Al decir esto, la Malaspina sonreía, como pensando que aquello y mucho más no le hubiera chocado nada.

—Ese pobre viejecito —dijo donjuán— no quería más sino que yo me estrellara desde una altura de veintitantos metros.

La Malaspina sonrió de nuevo.

—Lo que va usted a hacer —dijo la Roccanera— es ir a vivir a la granja próxima a la casa del Laberinto. Esta granja es de mi marido.
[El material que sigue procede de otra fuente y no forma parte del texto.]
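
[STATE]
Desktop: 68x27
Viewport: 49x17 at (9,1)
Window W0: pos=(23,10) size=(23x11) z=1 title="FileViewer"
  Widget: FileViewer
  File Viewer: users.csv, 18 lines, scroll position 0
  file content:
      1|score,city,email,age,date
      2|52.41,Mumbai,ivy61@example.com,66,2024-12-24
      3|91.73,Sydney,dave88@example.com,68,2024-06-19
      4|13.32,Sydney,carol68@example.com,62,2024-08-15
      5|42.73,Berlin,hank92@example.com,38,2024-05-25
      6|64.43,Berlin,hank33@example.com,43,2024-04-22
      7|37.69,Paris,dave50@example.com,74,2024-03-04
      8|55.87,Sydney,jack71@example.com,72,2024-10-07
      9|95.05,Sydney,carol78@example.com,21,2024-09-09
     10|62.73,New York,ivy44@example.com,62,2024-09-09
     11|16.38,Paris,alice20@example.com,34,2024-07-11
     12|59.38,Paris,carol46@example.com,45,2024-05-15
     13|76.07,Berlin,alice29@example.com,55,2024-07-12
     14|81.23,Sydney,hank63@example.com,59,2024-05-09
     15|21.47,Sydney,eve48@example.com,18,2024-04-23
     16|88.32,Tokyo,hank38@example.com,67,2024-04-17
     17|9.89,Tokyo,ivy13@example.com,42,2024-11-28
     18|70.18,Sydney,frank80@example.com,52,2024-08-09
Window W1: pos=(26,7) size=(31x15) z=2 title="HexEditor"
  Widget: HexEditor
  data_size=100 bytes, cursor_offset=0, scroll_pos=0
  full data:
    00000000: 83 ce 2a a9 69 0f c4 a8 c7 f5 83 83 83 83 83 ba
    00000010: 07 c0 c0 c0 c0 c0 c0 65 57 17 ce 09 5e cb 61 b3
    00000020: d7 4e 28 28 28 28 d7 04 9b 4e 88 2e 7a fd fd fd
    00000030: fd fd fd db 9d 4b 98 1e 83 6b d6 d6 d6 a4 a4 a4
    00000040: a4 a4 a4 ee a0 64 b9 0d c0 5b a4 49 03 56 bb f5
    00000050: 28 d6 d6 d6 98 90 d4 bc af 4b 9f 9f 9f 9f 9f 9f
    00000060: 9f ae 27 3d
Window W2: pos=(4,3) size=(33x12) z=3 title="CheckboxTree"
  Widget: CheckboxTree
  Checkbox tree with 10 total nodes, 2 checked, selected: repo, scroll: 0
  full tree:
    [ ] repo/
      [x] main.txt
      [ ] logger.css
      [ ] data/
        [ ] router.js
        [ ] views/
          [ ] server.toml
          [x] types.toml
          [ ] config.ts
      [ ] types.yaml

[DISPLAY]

                                                 
                                                 
━━━━━━━━━━━━━━━━━━━━━━━━━━━┓                     
ckboxTree                  ┃                     
───────────────────────────┨                     
 repo/                     ┃                     
x] main.txt                ┃━━━━━━━━━━━━━━━━━━━┓ 
 ] logger.css              ┃                   ┃ 
-] data/                   ┃───────────────────┨ 
 [ ] router.js             ┃83 ce 2a a9 69 0f c┃ 
 [-] views/                ┃07 c0 c0 c0 c0 c0 c┃ 
   [ ] server.toml         ┃d7 4e 28 28 28 28 d┃ 
   [x] types.toml          ┃fd fd fd db 9d 4b 9┃ 
━━━━━━━━━━━━━━━━━━━━━━━━━━━┛a4 a4 a4 ee a0 64 b┃ 
              ┃91┃00000050  28 d6 d6 d6 98 90 d┃ 
              ┃13┃00000060  9f ae 27 3d        ┃ 
              ┃42┃                             ┃ 


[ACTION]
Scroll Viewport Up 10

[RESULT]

                                                 
                                                 
                                                 
━━━━━━━━━━━━━━━━━━━━━━━━━━━┓                     
ckboxTree                  ┃                     
───────────────────────────┨                     
 repo/                     ┃                     
x] main.txt                ┃━━━━━━━━━━━━━━━━━━━┓ 
 ] logger.css              ┃                   ┃ 
-] data/                   ┃───────────────────┨ 
 [ ] router.js             ┃83 ce 2a a9 69 0f c┃ 
 [-] views/                ┃07 c0 c0 c0 c0 c0 c┃ 
   [ ] server.toml         ┃d7 4e 28 28 28 28 d┃ 
   [x] types.toml          ┃fd fd fd db 9d 4b 9┃ 
━━━━━━━━━━━━━━━━━━━━━━━━━━━┛a4 a4 a4 ee a0 64 b┃ 
              ┃91┃00000050  28 d6 d6 d6 98 90 d┃ 
              ┃13┃00000060  9f ae 27 3d        ┃ 


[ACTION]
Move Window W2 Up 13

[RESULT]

━━━━━━━━━━━━━━━━━━━━━━━━━━━┓                     
ckboxTree                  ┃                     
───────────────────────────┨                     
 repo/                     ┃                     
x] main.txt                ┃                     
 ] logger.css              ┃                     
-] data/                   ┃                     
 [ ] router.js             ┃━━━━━━━━━━━━━━━━━━━┓ 
 [-] views/                ┃                   ┃ 
   [ ] server.toml         ┃───────────────────┨ 
   [x] types.toml          ┃83 ce 2a a9 69 0f c┃ 
━━━━━━━━━━━━━━━━━━━━━━━━━━━┛07 c0 c0 c0 c0 c0 c┃ 
              ┠──┃00000020  d7 4e 28 28 28 28 d┃ 
              ┃sc┃00000030  fd fd fd db 9d 4b 9┃ 
              ┃52┃00000040  a4 a4 a4 ee a0 64 b┃ 
              ┃91┃00000050  28 d6 d6 d6 98 90 d┃ 
              ┃13┃00000060  9f ae 27 3d        ┃ 


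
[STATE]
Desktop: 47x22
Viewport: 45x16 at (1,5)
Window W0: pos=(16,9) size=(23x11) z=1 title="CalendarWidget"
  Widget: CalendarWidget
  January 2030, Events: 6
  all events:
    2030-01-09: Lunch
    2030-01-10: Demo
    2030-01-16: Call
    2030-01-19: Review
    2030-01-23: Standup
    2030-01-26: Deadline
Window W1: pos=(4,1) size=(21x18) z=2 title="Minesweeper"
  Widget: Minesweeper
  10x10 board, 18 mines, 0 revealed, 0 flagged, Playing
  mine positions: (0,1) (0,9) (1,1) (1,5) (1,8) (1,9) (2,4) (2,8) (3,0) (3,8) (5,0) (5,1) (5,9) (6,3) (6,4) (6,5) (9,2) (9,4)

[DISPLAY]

   ┃■■■■■■■■■■         ┃                     
   ┃■■■■■■■■■■         ┃                     
   ┃■■■■■■■■■■         ┃                     
   ┃■■■■■■■■■■         ┃                     
   ┃■■■■■■■■■■         ┃━━━━━━━━━━━━━┓       
   ┃■■■■■■■■■■         ┃rWidget      ┃       
   ┃■■■■■■■■■■         ┃─────────────┨       
   ┃■■■■■■■■■■         ┃uary 2030    ┃       
   ┃■■■■■■■■■■         ┃ Th Fr Sa Su ┃       
   ┃                   ┃  3  4  5  6 ┃       
   ┃                   ┃* 10* 11 12 1┃       
   ┃                   ┃* 17 18 19* 2┃       
   ┃                   ┃* 24 25 26* 2┃       
   ┗━━━━━━━━━━━━━━━━━━━┛ 31          ┃       
               ┗━━━━━━━━━━━━━━━━━━━━━┛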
El hombre que vive allí, Alfio, es de una familia que de padres a hijos han sido capataces de las fincas nuestras. Con él se entenderá usted bien; ¿quiere usted ir?

—Sí, señora; lo que usted me mande.

—Le escribiré una esquela.

Mientras Laura escribía, pensaba que era bien triste el que este hombre, a quien ella quería, no como a un primer galán, pero sí como a un galán joven, y que podía tener derechos para ser su amante, se considerara más a su gusto en su humilde papel de administrador.

Era Laura Roccanera una mujer joven aún, llena de atractivos, que había tenido la extraña suerte de querer a dos hombres absurdos, distintos a ella, con los cuales no podía entenderse.

Cuando la Roccanera tendió la esquela a don Juan, éste la tomó, saludó respetuosamente y se marchó.

—¿Has visto? —preguntó Laura a Rosa.

—Sí. ¡Qué tipo de hombre más absurdo! ¡Y tiene un aire cada vez más interesante!

—Los ojos los tiene muy expresivos, muy profundos.

—Sí; unos ojos de una gravedad de hombre primitivo.

Laura confesó a su amiga que estaba entristecida y humillada. Había pensado que él la esperaría anhelante y muerto de amor, y le encontraba con sus libros de comercio y sus cuentas.

—Ya ves tú qué dos hombres he querido yo: Roberto, que es un loco, y éste, que es tan absurdo.

—¡Ah, no! Roberto es encantador.

—¿Tú le admiras?

—Le admiro y le quiero. ¡Es tan poeta, tan delicado!

—Y éste, ¿qué te parece?

—¿Don Juan? Muy bien. Es un español, caballero, quizá no muy comprensivo…

Laura Roccanera y Rosa Malaspina no veían en el mundo más que el amor; todo lo demás les parecía insignificante y ridículo.

Tras de esta afirmación de la primacía de Eros no estaban en todo conformes. Para la Roccanera el amor tenía que ir unido siempre a la admiración, al fausto; la Malaspina pensaba que podía ir unido a cierta compasión.

¿Quién era más mujer? No es fácil saberlo.

Al marcharse Rosa, doña Laura contó el dinero que le entregó Galardi, y vio que por la buena administración del vasco su renta había subido mucho. Esto sirvió de lenitivo a sus penas, porque la Roccanera necesitaba dinero siempre.